I have never taken steroids for CIDP. Only IVIG. Below is a quote from a 2018 report in the Neurology medical journal. This study found that CIDP patients who developed osteoporosis actually took LESS steroids. Steroids were apparently not a factor.
“CIDP patients with osteoporosis were older than those without and, interestingly, both cumulative prednisolone dose before the BMD measurement and average daily dose of oral prednisolone within 1 year from the measurement of BMD were significantly lower in osteoporotic patients than in non-osteoporotic patients. There was a significant inverse correlation between both BMD and T-score and the worst modified Rankin Scale score within 3 years of the BMD measurement. This emphasizes the importance of underlying disease process versus corticosteroid use as the most important risk factor for developing osteoporosis in CIDP.

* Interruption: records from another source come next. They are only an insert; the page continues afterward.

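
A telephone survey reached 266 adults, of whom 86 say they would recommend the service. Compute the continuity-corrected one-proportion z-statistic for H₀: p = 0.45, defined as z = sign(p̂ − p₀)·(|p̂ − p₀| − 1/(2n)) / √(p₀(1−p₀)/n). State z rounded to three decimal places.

z = -4.092

The sample proportion is 86/266 = 0.32331. p̂ − p₀ = -0.126692.
1/(2n) = 0.001880.
Corrected numerator: |-0.126692| − 0.001880 = 0.124812.
SE₀ = √(0.45·0.55/266) = 0.030503.
z = −0.124812/0.030503 = -4.092.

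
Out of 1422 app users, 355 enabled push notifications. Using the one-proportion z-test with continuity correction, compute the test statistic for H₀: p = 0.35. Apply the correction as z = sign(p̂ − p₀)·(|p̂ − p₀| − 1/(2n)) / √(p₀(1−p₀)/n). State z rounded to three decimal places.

z = -7.906

The sample proportion is 355/1422 = 0.24965. p̂ − p₀ = -0.100352.
1/(2n) = 0.000352.
Corrected numerator: |-0.100352| − 0.000352 = 0.100000.
SE₀ = √(0.35·0.65/1422) = 0.012649.
z = −0.100000/0.012649 = -7.906.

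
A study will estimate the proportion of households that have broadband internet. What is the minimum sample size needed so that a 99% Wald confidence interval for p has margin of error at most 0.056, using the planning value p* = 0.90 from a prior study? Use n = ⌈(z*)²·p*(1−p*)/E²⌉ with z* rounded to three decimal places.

n = 191

For 99% confidence, z* = 2.576.
p*(1−p*) = 0.90·0.10 = 0.0900.
(z*)²·p*(1−p*)/E² = 6.635776·0.0900/0.003136 = 190.440.
Rounding up, n = 191.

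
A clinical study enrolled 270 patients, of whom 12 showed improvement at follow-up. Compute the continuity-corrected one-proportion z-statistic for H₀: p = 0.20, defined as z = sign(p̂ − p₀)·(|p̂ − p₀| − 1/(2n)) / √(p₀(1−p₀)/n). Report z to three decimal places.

The sample proportion is 12/270 = 0.04444. p̂ − p₀ = -0.155556.
Continuity correction 1/(2n) = 1/540 = 0.001852.
Corrected numerator: |-0.155556| − 0.001852 = 0.153704.
Under H₀, SE = √(p₀(1−p₀)/n) = √(0.20·0.80/270) = √0.000592593 = 0.024343.
z = (−)0.153704/0.024343 = -6.314.

z = -6.314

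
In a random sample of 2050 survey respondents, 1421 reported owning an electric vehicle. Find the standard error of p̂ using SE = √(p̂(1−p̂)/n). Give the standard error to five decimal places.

p̂ = 1421/2050 = 0.69317.
p̂(1−p̂) = 0.69317·0.30683 = 0.212685.
SE = √(0.212685/2050) = 0.01019.

SE = 0.01019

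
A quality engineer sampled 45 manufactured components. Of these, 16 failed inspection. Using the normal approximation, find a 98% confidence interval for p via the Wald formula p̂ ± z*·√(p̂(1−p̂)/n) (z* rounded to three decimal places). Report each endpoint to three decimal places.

(0.190, 0.522)

Sample proportion p̂ = 16/45 = 0.35556.
Standard error of p̂: √(0.229136/45) = √0.005091907 = 0.071358.
z* = 2.326 at the 98% level.
Margin = 2.326·0.071358 = 0.16598.
CI: 0.35556 ± 0.16598 = (0.190, 0.522).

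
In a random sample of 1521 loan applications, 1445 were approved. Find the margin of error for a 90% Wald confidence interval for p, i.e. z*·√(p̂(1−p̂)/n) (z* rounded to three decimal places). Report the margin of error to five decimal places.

ME = 0.00919

p̂ = 1445/1521 = 0.95003.
SE = √(p̂(1−p̂)/n) = √(0.047470/1521) = 0.005587.
For 90% confidence, z* = 1.645.
ME = 1.645·0.005587 = 0.00919.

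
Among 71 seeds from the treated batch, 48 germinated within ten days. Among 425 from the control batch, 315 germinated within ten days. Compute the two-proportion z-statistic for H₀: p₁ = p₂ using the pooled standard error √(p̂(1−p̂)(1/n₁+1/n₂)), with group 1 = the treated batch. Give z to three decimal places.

z = -1.147

Sample proportions: p̂₁ = 48/71 = 0.67606 and p̂₂ = 315/425 = 0.74118.
Pooling: p̂ = 363/496 = 0.73185.
Pooled SE = √[0.1962433·0.01643745] ≈ 0.056796.
z = (p̂₁ − p̂₂)/SE = (0.67606 − 0.74118)/0.056796 = -0.06512/0.056796 = -1.147.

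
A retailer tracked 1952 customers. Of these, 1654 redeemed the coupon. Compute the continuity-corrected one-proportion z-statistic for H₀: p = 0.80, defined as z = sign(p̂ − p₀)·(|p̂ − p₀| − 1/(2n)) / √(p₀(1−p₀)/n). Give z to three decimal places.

z = 5.200

Sample proportion p̂ = 1654/1952 = 0.84734. p̂ − p₀ = 0.047336.
1/(2n) = 0.000256.
Corrected numerator: |0.047336| − 0.000256 = 0.047080.
Null standard error: √(0.80·0.20/1952) = √0.000081967 = 0.009054.
z = (+)0.047080/0.009054 = 5.200.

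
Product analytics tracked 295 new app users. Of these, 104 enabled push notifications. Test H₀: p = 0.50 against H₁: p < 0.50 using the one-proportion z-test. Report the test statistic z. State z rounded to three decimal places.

The sample proportion is 104/295 = 0.35254.
Under H₀, SE = √(p₀(1−p₀)/n) = √(0.50·0.50/295) = √0.000847458 = 0.029111.
z = (p̂ − p₀)/SE = (0.35254 − 0.50)/0.029111 = -5.065.

z = -5.065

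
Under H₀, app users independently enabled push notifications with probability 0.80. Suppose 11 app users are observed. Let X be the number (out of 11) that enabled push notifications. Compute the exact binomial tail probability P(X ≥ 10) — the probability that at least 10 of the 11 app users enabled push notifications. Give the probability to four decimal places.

X ~ Binomial(n=11, p=0.80).
P(X ≥ 10) = C(11,10)·0.80^10·0.20^1 + C(11,11)·0.80^11·0.20^0.
= 0.236223 + 0.085899 = 0.3221.

P = 0.3221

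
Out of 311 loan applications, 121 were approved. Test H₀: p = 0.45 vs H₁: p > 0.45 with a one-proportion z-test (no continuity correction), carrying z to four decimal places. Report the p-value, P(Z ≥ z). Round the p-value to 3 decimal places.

p-value = 0.985

p̂ = 121/311 = 0.38907.
Under H₀, SE = √(p₀(1−p₀)/n) = √(0.45·0.55/311) = √0.000795820 = 0.028210.
z = (p̂ − p₀)/SE = (121/311 − 0.45)/0.028210 ≈ -2.1599.
From the standard normal, P(Z ≥ z) = 0.985.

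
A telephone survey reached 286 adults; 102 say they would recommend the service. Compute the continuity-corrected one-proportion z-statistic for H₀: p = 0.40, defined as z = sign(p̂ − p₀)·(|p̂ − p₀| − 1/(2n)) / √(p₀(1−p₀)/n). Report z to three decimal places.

p̂ = 102/286 = 0.35664. p̂ − p₀ = -0.043357.
Continuity correction 1/(2n) = 1/572 = 0.001748.
Corrected numerator: |-0.043357| − 0.001748 = 0.041609.
Under H₀, SE = √(p₀(1−p₀)/n) = √(0.40·0.60/286) = √0.000839161 = 0.028968.
z = (−)0.041609/0.028968 = -1.436.

z = -1.436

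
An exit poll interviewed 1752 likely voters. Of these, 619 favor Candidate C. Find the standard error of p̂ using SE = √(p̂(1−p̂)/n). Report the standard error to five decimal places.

SE = 0.01142

Sample proportion p̂ = 619/1752 = 0.35331.
p̂(1−p̂) = 0.228482.
SE = √(0.228482/1752) = √0.000130412 = 0.01142.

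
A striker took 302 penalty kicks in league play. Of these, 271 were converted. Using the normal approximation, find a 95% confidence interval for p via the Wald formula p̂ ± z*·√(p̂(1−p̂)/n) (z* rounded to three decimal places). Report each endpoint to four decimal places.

With x = 271 successes in n = 302, p̂ = 0.89735.
SE = √(p̂(1−p̂)/n) = √(0.092112/302) = 0.017464.
For 95% confidence, z* = 1.960.
Margin of error: 1.960 × 0.017464 = 0.03423.
So the interval runs from 0.8631 to 0.9316.

(0.8631, 0.9316)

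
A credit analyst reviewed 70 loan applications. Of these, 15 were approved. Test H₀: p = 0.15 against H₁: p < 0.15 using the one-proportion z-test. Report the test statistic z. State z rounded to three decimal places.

p̂ = 15/70 = 0.21429.
SE₀ = √(0.15·0.85/70) = 0.042678.
z = (p̂ − p₀)/SE = (0.21429 − 0.15)/0.042678 = 1.506.

z = 1.506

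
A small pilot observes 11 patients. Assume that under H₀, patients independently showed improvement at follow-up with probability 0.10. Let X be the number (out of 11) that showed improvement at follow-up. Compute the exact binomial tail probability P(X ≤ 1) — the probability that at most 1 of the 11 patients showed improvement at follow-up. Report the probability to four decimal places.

P = 0.6974

X is binomial with n = 11 and p = 0.10.
P(X ≤ 1) = C(11,0)·0.10^0·0.90^11 + C(11,1)·0.10^1·0.90^10.
= 0.313811 + 0.383546 = 0.6974.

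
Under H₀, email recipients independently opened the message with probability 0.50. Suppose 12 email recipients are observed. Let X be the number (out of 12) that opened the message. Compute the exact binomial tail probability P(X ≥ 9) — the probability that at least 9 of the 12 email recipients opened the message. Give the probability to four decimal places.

P = 0.0730

X is binomial with n = 12 and p = 0.50.
P(X ≥ 9) = C(12,9)·0.50^9·0.50^3 + C(12,10)·0.50^10·0.50^2 + C(12,11)·0.50^11·0.50^1 + C(12,12)·0.50^12·0.50^0.
= 0.053711 + 0.016113 + 0.002930 + 0.000244 = 0.0730.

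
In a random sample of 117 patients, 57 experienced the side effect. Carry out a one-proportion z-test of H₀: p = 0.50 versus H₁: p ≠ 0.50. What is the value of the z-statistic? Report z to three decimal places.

z = -0.277

With x = 57 successes in n = 117, p̂ = 0.48718.
SE₀ = √(0.50·0.50/117) = 0.046225.
z = (p̂ − p₀)/SE = (0.48718 − 0.50)/0.046225 = -0.277.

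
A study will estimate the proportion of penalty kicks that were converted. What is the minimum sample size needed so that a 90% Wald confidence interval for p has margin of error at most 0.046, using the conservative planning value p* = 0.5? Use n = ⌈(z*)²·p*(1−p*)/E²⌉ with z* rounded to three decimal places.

n = 320

z* = 1.645 at the 90% level.
p*(1−p*) = 0.2500.
(z*)²·p*(1−p*)/E² = 2.706025·0.2500/0.002116 = 319.710.
⌈319.710⌉ = 320.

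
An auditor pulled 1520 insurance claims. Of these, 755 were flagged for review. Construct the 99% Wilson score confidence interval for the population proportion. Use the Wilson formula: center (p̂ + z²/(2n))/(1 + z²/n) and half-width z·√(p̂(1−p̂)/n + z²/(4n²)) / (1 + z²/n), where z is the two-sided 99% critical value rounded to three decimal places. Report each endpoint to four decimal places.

p̂ = 755/1520 = 0.49671; z = 2.576, so z² = 6.635776.
1 + z²/n = 1.004366.
Adjusted center: (0.49671 + z²/(2n))/1.004366 = 0.49672.
Radicand: p̂(1−p̂)/n + z²/(4n²) = 0.000164467 + 0.000000718 = 0.000165185.
Half-width = 2.576·√0.000165185/1.004366 = 0.03296.
Interval: 0.49672 ± 0.03296 → (0.4638, 0.5297).

(0.4638, 0.5297)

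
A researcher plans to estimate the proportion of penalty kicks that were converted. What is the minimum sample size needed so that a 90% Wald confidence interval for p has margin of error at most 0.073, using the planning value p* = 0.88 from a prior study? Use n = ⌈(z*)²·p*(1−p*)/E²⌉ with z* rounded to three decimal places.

n = 54

For 90% confidence, z* = 1.645.
p*(1−p*) = 0.88·0.12 = 0.1056.
(z*)²·p*(1−p*)/E² = 2.706025·0.1056/0.005329 = 53.623.
⌈53.623⌉ = 54.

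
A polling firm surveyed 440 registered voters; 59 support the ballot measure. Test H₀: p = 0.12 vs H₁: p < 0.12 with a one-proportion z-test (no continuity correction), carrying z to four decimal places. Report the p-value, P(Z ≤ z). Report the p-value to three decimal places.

The sample proportion is 59/440 = 0.13409.
Under H₀, SE = √(p₀(1−p₀)/n) = √(0.12·0.88/440) = √0.000240000 = 0.015492.
Test statistic (full precision, shown to 4 dp): z = (59/440 − 0.12)/SE₀ ≈ 0.9096.
p-value = P(Z ≤ z) with z = 0.9096 → 0.818.

p-value = 0.818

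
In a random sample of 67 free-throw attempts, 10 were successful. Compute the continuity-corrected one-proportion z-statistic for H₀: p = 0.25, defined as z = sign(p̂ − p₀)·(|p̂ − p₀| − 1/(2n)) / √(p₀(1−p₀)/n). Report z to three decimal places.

With x = 10 successes in n = 67, p̂ = 0.14925. p̂ − p₀ = -0.100746.
1/(2n) = 0.007463.
Corrected numerator: |-0.100746| − 0.007463 = 0.093283.
SE₀ = √(0.25·0.75/67) = 0.052901.
z = −0.093283/0.052901 = -1.763.

z = -1.763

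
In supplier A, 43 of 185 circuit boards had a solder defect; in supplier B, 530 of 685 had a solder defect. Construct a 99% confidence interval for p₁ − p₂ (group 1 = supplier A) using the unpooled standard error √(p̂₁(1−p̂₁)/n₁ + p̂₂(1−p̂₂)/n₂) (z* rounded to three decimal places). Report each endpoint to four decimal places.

(-0.6313, -0.4513)

p̂₁ = 0.23243, p̂₂ = 0.77372, so the observed difference is -0.54129.
Unpooled SE = √(p̂₁(1−p̂₁)/n₁ + p̂₂(1−p̂₂)/n₂) = √(0.000964365 + 0.000255585) = 0.034928.
The 99% critical value is z* = 2.576. Margin = 2.576·0.034928 = 0.08997.
Interval: -0.54129 ± 0.08997 → (-0.6313, -0.4513).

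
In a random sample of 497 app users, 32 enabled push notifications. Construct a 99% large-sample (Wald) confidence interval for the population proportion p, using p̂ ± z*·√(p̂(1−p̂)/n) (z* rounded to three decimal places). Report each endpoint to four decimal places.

(0.0360, 0.0927)

The sample proportion is 32/497 = 0.06439.
Standard error of p̂: √(0.060241/497) = √0.000121209 = 0.011009.
For 99% confidence, z* = 2.576.
Margin of error: 2.576 × 0.011009 = 0.02836.
So the interval runs from 0.0360 to 0.0927.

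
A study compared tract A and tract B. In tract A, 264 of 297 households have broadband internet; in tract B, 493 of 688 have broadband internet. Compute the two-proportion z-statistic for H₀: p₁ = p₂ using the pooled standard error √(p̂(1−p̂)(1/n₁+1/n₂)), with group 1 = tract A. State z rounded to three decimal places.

p̂₁ = 264/297 = 0.88889, p̂₂ = 493/688 = 0.71657.
Pooling: p̂ = 757/985 = 0.76853.
Pooled SE = √[0.1778928·0.00482049] ≈ 0.029284.
z = (p̂₁ − p̂₂)/SE = (0.88889 − 0.71657)/0.029284 = 0.17232/0.029284 = 5.884.

z = 5.884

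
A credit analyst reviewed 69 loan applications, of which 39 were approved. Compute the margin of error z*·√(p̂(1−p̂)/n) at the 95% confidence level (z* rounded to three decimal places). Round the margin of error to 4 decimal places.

ME = 0.1170

Sample proportion p̂ = 39/69 = 0.56522.
SE(p̂) = √(0.56522·0.43478/69) = 0.059679.
For 95% confidence, z* = 1.960.
So ME = 0.1170.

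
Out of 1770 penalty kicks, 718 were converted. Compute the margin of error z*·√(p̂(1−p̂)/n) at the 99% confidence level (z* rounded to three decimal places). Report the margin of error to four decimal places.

ME = 0.0301

p̂ = 718/1770 = 0.40565.
SE(p̂) = √(0.40565·0.59435/1770) = 0.011671.
z* = 2.576 at the 99% level.
Margin of error = z*·SE = 2.576 × 0.011671 = 0.0301.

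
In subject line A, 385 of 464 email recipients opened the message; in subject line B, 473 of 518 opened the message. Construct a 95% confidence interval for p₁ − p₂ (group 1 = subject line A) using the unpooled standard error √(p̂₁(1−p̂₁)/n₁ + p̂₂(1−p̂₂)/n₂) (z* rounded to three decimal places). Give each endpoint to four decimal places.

p̂₁ = 385/464 = 0.82974, p̂₂ = 473/518 = 0.91313; p̂₁ − p̂₂ = -0.08339.
Unpooled SE = √(p̂₁(1−p̂₁)/n₁ + p̂₂(1−p̂₂)/n₂) = √(0.000304463 + 0.000153138) = 0.021392.
For 95% confidence, z* = 1.960. Margin of error = 0.04193.
CI: -0.08339 ± 0.04193 = (-0.1253, -0.0415).

(-0.1253, -0.0415)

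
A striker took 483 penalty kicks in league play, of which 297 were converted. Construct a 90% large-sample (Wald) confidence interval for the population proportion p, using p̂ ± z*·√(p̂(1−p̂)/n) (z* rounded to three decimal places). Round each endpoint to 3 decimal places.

(0.578, 0.651)

p̂ = 297/483 = 0.61491.
Standard error of p̂: √(0.236796/483) = √0.000490262 = 0.022142.
z* = 1.645 at the 90% level.
Margin of error: 1.645 × 0.022142 = 0.03642.
CI: 0.61491 ± 0.03642 = (0.578, 0.651).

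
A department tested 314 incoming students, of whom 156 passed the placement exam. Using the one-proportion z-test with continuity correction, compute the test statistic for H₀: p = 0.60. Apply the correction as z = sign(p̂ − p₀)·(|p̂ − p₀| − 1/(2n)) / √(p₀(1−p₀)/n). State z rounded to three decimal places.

z = -3.675

With x = 156 successes in n = 314, p̂ = 0.49682. p̂ − p₀ = -0.103185.
Continuity correction 1/(2n) = 1/628 = 0.001592.
Corrected numerator: |-0.103185| − 0.001592 = 0.101593.
Under H₀, SE = √(p₀(1−p₀)/n) = √(0.60·0.40/314) = √0.000764331 = 0.027647.
z = (−)0.101593/0.027647 = -3.675.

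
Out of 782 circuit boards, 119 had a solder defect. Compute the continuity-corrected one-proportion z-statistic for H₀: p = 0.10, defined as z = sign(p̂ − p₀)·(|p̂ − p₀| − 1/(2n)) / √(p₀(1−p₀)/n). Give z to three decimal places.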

This study highlights the importance of BMD studies and osteoporosis evaluation in the comprehensive evaluation of patients with CIDP.”
It’s the constant inflammation that affects the bones, according to the two endocrinologists I’ve seen. They told me that any severe chronic autoimmune inflammation can damage the bones. They advised me to continue Prolia injections and vitamin D3, exercise as much as I can, and be very careful about avoiding falls. They told me not to expect any improvement in bone density.
Finding the cause usually comes years before treatment options are developed and tested.
harryswope — I have a Bard port in my chest that is used for IVIG. (Nurses cannot deal with my veins.) A friend who has myasthenia gravis gets PE using the same kind of port. I don’t know yet if my neurologist will go for PE, but that’s the alternative he talked about. I can’t take oral steroids. IVIG is not improving my nerve function.